Пока я стоял посреди кухни, Маричка остановилась за моей спиной и молчала, лишь изредка покашливая. Видимо, решила дать мне время на воспоминания.

— Ты возвращалась когда-нибудь туда? — спросил я много минут спустя. — В квартиру своих приёмных родителей?

— Нет, — ответила она. — Однажды, много лет спустя, когда меня уже выпустили, я забрела туда, но там висел замок. Похоже, там живут сейчас другие люди.

В тот момент я не обратил внимание на слово «выпустили», но оно незаметно осело где-то в глубинах моей памяти, рядом с воспоминанием Марички о злой дворничке в Олтеница, которая допытывалась, что девочка делает около покинутого центра Хаберна.

— Это, в принципе, не важно, — продолжила девушка грустно. — То место не успело стать мне настоящим домом, как тот, что был у тебя. Я даже не представляю себе, каково это — иметь настоящий дом. Место, где тебя любят и ждут.
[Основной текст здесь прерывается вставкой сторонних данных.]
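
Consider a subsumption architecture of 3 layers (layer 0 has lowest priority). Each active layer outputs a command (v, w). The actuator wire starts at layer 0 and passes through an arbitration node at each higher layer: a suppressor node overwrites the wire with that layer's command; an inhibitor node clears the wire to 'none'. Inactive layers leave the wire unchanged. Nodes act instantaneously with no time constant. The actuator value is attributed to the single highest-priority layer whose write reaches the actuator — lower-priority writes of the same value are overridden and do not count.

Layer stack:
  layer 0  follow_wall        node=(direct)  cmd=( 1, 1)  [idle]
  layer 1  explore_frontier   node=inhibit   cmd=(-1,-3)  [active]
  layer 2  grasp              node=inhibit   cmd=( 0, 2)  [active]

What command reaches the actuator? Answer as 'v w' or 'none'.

L0 follow_wall: idle → wire = none
L1 explore_frontier: active, inhibitor → wire = none
L2 grasp: active, inhibitor → wire = none
actuator = none

none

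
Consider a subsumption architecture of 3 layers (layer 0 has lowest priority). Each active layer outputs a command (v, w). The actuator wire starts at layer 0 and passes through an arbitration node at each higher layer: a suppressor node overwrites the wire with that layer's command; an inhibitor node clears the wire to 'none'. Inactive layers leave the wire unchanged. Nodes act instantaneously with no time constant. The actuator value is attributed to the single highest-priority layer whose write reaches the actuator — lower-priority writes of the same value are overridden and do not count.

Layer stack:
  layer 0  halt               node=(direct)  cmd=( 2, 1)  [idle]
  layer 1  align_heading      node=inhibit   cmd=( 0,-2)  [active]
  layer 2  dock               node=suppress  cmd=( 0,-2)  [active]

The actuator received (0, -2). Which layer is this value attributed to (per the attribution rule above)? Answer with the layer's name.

dock

L0 halt: idle → wire = none
L1 align_heading: active, inhibitor → wire = none
L2 dock: active, suppressor → wire = (0, -2)
actuator = (0, -2)
last writer: layer 2 = dock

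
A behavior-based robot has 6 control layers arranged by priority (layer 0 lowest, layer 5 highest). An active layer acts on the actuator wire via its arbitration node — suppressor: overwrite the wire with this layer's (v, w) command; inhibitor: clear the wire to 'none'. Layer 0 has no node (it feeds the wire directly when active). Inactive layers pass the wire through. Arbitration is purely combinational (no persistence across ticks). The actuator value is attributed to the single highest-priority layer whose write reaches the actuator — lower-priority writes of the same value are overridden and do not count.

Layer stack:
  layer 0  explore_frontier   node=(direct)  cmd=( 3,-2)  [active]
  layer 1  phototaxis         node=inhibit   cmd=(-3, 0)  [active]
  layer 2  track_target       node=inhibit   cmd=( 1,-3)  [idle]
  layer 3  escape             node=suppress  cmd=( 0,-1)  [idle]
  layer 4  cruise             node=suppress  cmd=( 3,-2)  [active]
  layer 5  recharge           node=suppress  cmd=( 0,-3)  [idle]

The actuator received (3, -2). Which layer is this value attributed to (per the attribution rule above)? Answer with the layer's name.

layer 0 (explore_frontier) active — direct: (3, -2)
layer 1 (phototaxis) active — inhibits: none
layer 2 (track_target) idle — unchanged: none
layer 3 (escape) idle — unchanged: none
layer 4 (cruise) active — suppresses: (3, -2)
layer 5 (recharge) idle — unchanged: (3, -2)
→ actuator (3, -2)
last writer: layer 4 = cruise

cruise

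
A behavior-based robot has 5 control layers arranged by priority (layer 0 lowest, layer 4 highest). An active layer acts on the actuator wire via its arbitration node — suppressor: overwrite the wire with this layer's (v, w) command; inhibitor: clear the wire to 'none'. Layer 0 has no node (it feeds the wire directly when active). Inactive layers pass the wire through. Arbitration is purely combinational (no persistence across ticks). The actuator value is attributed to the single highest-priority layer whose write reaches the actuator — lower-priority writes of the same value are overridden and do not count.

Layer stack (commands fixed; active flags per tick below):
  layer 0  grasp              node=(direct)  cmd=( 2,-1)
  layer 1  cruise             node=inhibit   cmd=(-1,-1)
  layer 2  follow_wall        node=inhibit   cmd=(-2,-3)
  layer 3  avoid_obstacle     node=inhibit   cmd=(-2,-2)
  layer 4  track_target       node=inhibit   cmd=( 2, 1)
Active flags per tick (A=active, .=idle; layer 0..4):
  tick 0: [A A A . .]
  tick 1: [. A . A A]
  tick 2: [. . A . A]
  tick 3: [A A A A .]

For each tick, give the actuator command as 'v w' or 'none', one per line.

none
none
none
none

tick 0:
  L0 grasp: active, feeds wire = (2, -1)
  L1 cruise: active, inhibitor → wire = none
  L2 follow_wall: active, inhibitor → wire = none
  L3 avoid_obstacle: idle → wire stays none
  L4 track_target: idle → wire stays none
  actuator = none
tick 1:
  L0 grasp: idle → wire = none
  L1 cruise: active, inhibitor → wire = none
  L2 follow_wall: idle → wire stays none
  L3 avoid_obstacle: active, inhibitor → wire = none
  L4 track_target: active, inhibitor → wire = none
  actuator = none
tick 2:
  L0 grasp: idle → wire = none
  L1 cruise: idle → wire stays none
  L2 follow_wall: active, inhibitor → wire = none
  L3 avoid_obstacle: idle → wire stays none
  L4 track_target: active, inhibitor → wire = none
  actuator = none
tick 3:
  L0 grasp: active, feeds wire = (2, -1)
  L1 cruise: active, inhibitor → wire = none
  L2 follow_wall: active, inhibitor → wire = none
  L3 avoid_obstacle: active, inhibitor → wire = none
  L4 track_target: idle → wire stays none
  actuator = none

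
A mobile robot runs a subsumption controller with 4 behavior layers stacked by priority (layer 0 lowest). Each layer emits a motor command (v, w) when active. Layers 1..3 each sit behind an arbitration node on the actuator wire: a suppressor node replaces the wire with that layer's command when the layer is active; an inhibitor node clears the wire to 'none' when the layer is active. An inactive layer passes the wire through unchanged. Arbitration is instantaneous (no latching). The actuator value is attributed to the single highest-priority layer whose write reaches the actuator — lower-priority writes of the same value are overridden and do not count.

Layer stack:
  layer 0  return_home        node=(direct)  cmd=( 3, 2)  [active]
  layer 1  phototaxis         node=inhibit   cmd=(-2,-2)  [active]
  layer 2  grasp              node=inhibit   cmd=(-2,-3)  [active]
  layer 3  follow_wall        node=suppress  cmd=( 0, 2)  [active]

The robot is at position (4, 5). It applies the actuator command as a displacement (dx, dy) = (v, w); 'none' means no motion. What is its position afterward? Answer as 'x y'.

4 7

layer 0 (return_home) active — direct: (3, 2)
layer 1 (phototaxis) active — inhibits: none
layer 2 (grasp) active — inhibits: none
layer 3 (follow_wall) active — suppresses: (0, 2)
→ actuator (0, 2)
position: (4, 5) + (0, 2) = (4, 7)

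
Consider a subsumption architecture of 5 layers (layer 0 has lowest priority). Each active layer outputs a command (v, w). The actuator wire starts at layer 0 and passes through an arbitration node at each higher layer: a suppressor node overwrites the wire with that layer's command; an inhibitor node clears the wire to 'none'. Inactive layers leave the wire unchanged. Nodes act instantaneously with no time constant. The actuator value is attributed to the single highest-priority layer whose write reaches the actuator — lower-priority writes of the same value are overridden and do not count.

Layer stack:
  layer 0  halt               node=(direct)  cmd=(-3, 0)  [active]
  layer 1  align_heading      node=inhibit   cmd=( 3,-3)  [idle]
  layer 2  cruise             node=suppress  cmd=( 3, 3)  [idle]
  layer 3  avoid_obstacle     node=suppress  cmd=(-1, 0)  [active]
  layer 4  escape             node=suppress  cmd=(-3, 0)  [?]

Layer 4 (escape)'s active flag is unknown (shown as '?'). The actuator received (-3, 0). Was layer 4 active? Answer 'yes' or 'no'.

yes

If layer 4 is active=yes:
  actuator would be (-3, 0)
If layer 4 is active=no:
  actuator would be (-1, 0)
Observed (-3, 0), so layer 4 was active.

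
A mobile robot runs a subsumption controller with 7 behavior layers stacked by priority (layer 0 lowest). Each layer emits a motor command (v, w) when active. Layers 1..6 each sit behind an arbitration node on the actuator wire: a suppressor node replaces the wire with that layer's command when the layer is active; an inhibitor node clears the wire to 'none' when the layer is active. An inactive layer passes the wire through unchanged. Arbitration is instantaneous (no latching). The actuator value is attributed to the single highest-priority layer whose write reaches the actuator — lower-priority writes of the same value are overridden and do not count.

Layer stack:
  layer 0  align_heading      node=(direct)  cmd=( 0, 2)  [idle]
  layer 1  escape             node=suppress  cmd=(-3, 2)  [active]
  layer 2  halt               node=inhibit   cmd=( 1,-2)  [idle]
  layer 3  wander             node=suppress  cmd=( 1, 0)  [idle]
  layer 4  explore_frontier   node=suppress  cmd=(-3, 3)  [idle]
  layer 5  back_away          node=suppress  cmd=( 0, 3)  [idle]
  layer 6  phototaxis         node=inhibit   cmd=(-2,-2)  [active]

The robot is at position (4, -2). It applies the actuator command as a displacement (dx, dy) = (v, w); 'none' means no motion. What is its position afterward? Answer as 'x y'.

4 -2

L0 align_heading: idle → wire = none
L1 escape: active, suppressor → wire = (-3, 2)
L2 halt: idle → wire stays (-3, 2)
L3 wander: idle → wire stays (-3, 2)
L4 explore_frontier: idle → wire stays (-3, 2)
L5 back_away: idle → wire stays (-3, 2)
L6 phototaxis: active, inhibitor → wire = none
actuator = none
position: (4, -2) + none = (4, -2)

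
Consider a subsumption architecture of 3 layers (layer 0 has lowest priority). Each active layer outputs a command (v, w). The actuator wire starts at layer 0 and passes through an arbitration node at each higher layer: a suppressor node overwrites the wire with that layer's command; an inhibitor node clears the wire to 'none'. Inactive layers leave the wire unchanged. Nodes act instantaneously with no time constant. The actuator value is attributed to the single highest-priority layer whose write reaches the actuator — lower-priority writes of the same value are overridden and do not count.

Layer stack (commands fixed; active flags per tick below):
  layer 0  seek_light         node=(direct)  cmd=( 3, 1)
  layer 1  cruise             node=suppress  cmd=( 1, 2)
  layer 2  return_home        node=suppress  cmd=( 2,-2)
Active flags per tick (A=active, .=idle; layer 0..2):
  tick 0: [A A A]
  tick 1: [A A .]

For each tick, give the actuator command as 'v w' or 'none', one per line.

tick 0:
  [0] seek_light on; wire := (3, 1)
  [1] cruise on (suppress); wire := (1, 2)
  [2] return_home on (suppress); wire := (2, -2)
  output (2, -2)
tick 1:
  [0] seek_light on; wire := (3, 1)
  [1] cruise on (suppress); wire := (1, 2)
  [2] return_home off; pass (1, 2)
  output (1, 2)

2 -2
1 2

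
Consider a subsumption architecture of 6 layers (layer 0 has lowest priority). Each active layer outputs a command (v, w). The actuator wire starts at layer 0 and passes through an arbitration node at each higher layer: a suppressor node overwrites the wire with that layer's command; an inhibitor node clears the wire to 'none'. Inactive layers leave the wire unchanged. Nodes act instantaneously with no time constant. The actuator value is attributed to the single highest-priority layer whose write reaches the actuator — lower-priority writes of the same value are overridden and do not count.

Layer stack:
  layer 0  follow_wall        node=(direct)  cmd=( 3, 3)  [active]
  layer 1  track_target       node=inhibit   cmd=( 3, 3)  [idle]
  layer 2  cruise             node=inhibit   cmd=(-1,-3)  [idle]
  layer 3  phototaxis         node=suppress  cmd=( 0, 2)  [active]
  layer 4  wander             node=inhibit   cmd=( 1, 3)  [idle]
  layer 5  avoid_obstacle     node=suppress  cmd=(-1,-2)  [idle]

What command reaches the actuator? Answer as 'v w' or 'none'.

0 2

layer 0 (follow_wall) active — direct: (3, 3)
layer 1 (track_target) idle — unchanged: (3, 3)
layer 2 (cruise) idle — unchanged: (3, 3)
layer 3 (phototaxis) active — suppresses: (0, 2)
layer 4 (wander) idle — unchanged: (0, 2)
layer 5 (avoid_obstacle) idle — unchanged: (0, 2)
→ actuator (0, 2)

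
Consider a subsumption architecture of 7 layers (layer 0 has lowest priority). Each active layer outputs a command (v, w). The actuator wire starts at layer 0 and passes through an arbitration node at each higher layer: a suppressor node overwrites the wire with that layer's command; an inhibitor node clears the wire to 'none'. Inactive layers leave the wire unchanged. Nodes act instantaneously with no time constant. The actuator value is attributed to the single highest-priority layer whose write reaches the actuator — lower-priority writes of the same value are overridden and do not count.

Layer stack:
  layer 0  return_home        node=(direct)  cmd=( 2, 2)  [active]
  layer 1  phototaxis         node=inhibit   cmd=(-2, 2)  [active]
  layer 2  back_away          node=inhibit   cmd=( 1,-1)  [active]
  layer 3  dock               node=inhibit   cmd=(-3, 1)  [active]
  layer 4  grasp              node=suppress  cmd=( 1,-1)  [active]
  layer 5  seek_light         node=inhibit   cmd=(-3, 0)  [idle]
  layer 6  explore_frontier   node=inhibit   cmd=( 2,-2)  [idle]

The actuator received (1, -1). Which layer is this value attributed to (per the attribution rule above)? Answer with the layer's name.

grasp

[0] return_home on; wire := (2, 2)
[1] phototaxis on (inhibit); wire := none
[2] back_away on (inhibit); wire := none
[3] dock on (inhibit); wire := none
[4] grasp on (suppress); wire := (1, -1)
[5] seek_light off; pass (1, -1)
[6] explore_frontier off; pass (1, -1)
output (1, -1)
last writer: layer 4 = grasp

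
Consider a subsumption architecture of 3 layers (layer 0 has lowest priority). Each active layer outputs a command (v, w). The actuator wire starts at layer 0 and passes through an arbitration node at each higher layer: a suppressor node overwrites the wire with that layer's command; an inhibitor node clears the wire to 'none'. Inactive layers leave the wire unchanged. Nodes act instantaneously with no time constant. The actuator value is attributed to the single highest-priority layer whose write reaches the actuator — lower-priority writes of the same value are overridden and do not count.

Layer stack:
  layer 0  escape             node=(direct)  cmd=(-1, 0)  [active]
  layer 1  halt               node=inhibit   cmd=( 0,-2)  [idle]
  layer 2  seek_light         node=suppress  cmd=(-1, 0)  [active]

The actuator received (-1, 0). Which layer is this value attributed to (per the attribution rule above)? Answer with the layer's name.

L0 escape: active, feeds wire = (-1, 0)
L1 halt: idle → wire stays (-1, 0)
L2 seek_light: active, suppressor → wire = (-1, 0)
actuator = (-1, 0)
last writer: layer 2 = seek_light

seek_light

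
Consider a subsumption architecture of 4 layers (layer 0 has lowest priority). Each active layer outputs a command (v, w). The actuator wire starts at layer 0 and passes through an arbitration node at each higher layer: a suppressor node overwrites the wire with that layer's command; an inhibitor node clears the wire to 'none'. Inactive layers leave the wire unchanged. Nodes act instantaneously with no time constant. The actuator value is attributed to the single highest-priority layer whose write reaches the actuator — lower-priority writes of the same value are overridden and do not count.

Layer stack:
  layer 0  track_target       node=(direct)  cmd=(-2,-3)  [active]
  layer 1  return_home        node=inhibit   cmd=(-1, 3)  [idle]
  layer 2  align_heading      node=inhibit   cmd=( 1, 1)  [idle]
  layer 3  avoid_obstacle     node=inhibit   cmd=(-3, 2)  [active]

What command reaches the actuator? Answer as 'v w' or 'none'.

layer 0 (track_target) active — direct: (-2, -3)
layer 1 (return_home) idle — unchanged: (-2, -3)
layer 2 (align_heading) idle — unchanged: (-2, -3)
layer 3 (avoid_obstacle) active — inhibits: none
→ actuator none

none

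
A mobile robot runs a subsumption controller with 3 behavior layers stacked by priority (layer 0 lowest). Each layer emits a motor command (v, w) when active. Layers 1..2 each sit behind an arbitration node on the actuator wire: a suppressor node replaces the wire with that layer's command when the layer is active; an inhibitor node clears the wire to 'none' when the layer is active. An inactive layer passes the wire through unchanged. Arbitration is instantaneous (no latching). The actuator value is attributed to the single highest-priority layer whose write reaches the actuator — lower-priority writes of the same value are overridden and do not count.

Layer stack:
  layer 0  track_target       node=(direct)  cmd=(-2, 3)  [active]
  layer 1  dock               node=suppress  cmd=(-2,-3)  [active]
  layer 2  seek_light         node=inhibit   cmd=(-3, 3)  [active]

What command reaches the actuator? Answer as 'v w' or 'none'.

layer 0 (track_target) active — direct: (-2, 3)
layer 1 (dock) active — suppresses: (-2, -3)
layer 2 (seek_light) active — inhibits: none
→ actuator none

none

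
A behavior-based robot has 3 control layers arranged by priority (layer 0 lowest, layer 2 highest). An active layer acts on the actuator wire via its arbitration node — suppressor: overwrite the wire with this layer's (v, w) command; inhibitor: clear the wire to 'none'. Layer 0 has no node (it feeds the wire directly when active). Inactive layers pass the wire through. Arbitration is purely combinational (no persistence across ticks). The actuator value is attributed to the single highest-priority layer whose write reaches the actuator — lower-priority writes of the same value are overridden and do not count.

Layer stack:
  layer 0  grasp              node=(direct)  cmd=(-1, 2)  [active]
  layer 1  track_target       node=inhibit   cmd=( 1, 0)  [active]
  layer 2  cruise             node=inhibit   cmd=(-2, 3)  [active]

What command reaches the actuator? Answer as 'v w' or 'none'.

none

L0 grasp: active, feeds wire = (-1, 2)
L1 track_target: active, inhibitor → wire = none
L2 cruise: active, inhibitor → wire = none
actuator = none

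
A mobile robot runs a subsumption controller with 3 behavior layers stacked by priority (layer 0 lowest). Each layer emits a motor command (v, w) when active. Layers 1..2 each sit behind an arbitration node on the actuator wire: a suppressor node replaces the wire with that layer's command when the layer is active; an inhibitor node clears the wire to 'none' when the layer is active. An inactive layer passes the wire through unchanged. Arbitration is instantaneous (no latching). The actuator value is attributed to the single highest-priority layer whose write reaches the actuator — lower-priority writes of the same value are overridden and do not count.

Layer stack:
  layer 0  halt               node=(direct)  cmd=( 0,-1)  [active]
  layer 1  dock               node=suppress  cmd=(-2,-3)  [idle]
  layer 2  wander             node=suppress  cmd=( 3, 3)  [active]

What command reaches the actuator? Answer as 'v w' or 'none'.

layer 0 (halt) active — direct: (0, -1)
layer 1 (dock) idle — unchanged: (0, -1)
layer 2 (wander) active — suppresses: (3, 3)
→ actuator (3, 3)

3 3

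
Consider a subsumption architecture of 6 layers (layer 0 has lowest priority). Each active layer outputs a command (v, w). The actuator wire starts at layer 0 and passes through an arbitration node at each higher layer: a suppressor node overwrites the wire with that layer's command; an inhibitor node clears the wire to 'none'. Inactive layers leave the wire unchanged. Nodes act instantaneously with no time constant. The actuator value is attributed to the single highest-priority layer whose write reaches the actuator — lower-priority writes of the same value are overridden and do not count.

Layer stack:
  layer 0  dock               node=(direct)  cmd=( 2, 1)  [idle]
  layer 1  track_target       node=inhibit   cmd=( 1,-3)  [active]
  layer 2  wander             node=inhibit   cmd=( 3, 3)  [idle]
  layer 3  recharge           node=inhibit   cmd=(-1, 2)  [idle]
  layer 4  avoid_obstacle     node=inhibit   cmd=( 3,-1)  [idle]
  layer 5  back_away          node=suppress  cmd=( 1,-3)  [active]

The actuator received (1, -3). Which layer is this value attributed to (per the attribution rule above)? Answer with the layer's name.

back_away

L0 dock: idle → wire = none
L1 track_target: active, inhibitor → wire = none
L2 wander: idle → wire stays none
L3 recharge: idle → wire stays none
L4 avoid_obstacle: idle → wire stays none
L5 back_away: active, suppressor → wire = (1, -3)
actuator = (1, -3)
last writer: layer 5 = back_away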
В настоящем доме, таком как ваш, витает особенная атмосфера…… ее… кхе-кхе-кхе… извини… ее сложно передать словами.

— Да, — кивнул я, и с удивлением услышал в своем голосе печаль. — Настоящий дом был у меня лишь здесь, в этой квартире. Позже я жил в местах, которые были даже комфортнее, но… духа, о котором ты говоришь, там никогда не было. Я не умею его создавать.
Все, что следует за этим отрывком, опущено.